Transparency International’s annual Corruption Perceptions Index ranks countries by their perceived levels of public sector corruption on a scale of zero (highly corrupt) to 100 (very clean). The average for the Americas stands at 43.
In Latin America, Nicaragua and Venezuela are the lowest ranked as each struggles with public institutions infiltrated by criminal networks, the report notes.
The governments of Guatemala, Venezuela, Brazil, Cuba and Peru did not immediately reply to requests for comment on the report.
Guatemala has seen state institutions co-opted by political and economic elites and organized crime, the report said.
Over the past year, Guatemalan President Alejandro Giammattei has faced a growing chorus of critics claiming he has slammed the brakes on anti-corruption efforts, as well as forced some judges and prosecutors to flee the country, the main reasons for the country’s decline in the index.
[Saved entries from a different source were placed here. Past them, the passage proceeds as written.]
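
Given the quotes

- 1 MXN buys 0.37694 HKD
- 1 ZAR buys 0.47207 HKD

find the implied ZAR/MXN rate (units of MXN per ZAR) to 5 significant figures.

ZAR/MXN = 1.2524

1 ZAR × 0.47207 = 0.47207 HKD
0.47207 HKD ÷ 0.37694 = 1.25237 MXN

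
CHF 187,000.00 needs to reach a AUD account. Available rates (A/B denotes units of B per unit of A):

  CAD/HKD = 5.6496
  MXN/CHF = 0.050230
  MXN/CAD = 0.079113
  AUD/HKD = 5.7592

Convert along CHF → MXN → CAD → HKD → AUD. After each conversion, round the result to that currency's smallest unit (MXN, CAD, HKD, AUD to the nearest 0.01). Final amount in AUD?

CHF 187,000.00 ÷ 0.050230 = MXN 3,722,874.78
MXN 3,722,874.78 × 0.079113 = CAD 294,527.79
CAD 294,527.79 × 5.6496 = HKD 1,663,964.20
HKD 1,663,964.20 ÷ 5.7592 = AUD 288,922.80

AUD 288,922.80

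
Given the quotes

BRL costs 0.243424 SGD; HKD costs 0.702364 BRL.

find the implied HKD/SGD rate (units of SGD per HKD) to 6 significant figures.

HKD/SGD = 0.170972

1 HKD × 0.702364 = 0.702364 BRL
0.702364 BRL × 0.243424 = 0.170972 SGD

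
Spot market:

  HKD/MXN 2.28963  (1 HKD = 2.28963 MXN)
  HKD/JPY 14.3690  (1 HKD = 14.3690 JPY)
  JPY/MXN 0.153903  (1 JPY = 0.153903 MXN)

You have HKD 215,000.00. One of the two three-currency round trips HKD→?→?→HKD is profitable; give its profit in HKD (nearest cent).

Profit: HKD 7,602.55

Profitable loop is HKD → MXN → JPY → HKD:
HKD 215,000.00 × 2.28963 = MXN 492,270.45
MXN 492,270.45 ÷ 0.153903 = JPY 3,198,576
JPY 3,198,576 ÷ 14.3690 = HKD 222,602.55
Profit = HKD 222,602.55 − HKD 215,000.00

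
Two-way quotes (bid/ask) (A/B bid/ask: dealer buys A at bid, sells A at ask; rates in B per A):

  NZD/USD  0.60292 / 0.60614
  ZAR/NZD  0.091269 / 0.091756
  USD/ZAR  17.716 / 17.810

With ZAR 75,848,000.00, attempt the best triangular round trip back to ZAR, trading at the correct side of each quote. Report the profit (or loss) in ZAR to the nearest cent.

Net profit: ZAR 724,494.75

Best loop ZAR → USD → NZD → ZAR:
ZAR 75,848,000.00 ÷ 17.810 (buy USD at ask) = USD 4,258,731.05
USD 4,258,731.05 ÷ 0.60614 (buy NZD at ask) = NZD 7,025,985.83
NZD 7,025,985.83 ÷ 0.091756 (buy ZAR at ask) = ZAR 76,572,494.75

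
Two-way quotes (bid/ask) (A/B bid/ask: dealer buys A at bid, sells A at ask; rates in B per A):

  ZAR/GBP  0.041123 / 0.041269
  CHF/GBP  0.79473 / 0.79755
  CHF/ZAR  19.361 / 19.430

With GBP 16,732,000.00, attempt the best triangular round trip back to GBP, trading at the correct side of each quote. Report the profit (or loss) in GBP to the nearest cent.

Best loop GBP → CHF → ZAR → GBP:
GBP 16,732,000.00 ÷ 0.79755 (buy CHF at ask) = CHF 20,979,248.95
CHF 20,979,248.95 × 19.361 (sell CHF at bid) = ZAR 406,179,238.92
ZAR 406,179,238.92 × 0.041123 (sell ZAR at bid) = GBP 16,703,308.84

Net result: GBP -28,691.16 (no profitable arbitrage after spreads)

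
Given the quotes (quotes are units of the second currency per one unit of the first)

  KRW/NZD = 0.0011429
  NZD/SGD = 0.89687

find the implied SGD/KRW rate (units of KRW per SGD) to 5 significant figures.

1 SGD ÷ 0.89687 = 1.11499 NZD
1.11499 NZD ÷ 0.0011429 = 975.579 KRW

SGD/KRW = 975.58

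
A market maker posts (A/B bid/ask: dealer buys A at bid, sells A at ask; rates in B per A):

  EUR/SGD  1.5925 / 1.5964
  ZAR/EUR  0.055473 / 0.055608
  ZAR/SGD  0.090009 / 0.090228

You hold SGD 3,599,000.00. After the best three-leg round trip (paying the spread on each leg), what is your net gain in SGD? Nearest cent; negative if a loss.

Net profit: SGD 50,125.41

Best loop SGD → EUR → ZAR → SGD:
SGD 3,599,000.00 ÷ 1.5964 (buy EUR at ask) = EUR 2,254,447.51
EUR 2,254,447.51 ÷ 0.055608 (buy ZAR at ask) = ZAR 40,541,783.68
ZAR 40,541,783.68 × 0.090009 (sell ZAR at bid) = SGD 3,649,125.41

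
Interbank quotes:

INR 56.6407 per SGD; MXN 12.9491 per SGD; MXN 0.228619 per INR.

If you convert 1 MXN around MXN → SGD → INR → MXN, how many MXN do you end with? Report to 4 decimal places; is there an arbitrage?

1.0000 (no arbitrage)

Around MXN → SGD → INR → MXN: 1 ÷ 12.9491 × 56.6407 × 0.228619 = 1.000003
Product ≈ 1 (deviation 0.000%, within rounding noise).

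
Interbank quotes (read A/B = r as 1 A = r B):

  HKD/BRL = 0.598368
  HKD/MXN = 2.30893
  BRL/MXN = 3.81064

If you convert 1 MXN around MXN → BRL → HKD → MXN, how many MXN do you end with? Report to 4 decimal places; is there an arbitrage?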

Repression of the political opposition, human rights abuses and cracking down on freedom of speech is what lowered Nicaragua’s ranking, while Cuba has a historic low due to the “ongoing repression” and the “absolute lack of any kind of freedom in the country,” one of Transparency International’s researchers told Reuters.
The report adds that the combination of corruption, authoritarianism and an economic downturn proved “especially volatile” in Brazil where ex-President Jair Bolsonaro’s term was marked by dismantling anti-corruption efforts, the use of corrupt schemes to favor allies and amass support in Congress, as well as promoting disinformation.
Neighboring Uruguay scored best in the region with a ranking of 74, the same as Canada.
Transparency International pointed to years of instability in Peru with its cycle of different governments including last December’s ouster of then-President Pedro Castillo, himself a target of corruption investigations.
Weak law enforcement and high-level corruption have also allowed drug cartels to expand in the Caribbean, the report said.
“The only way forward is for leaders to prioritize decisive action against corruption to uproot its hold and enable governments to fulfill their first mandate: protecting the people,” Rubio said.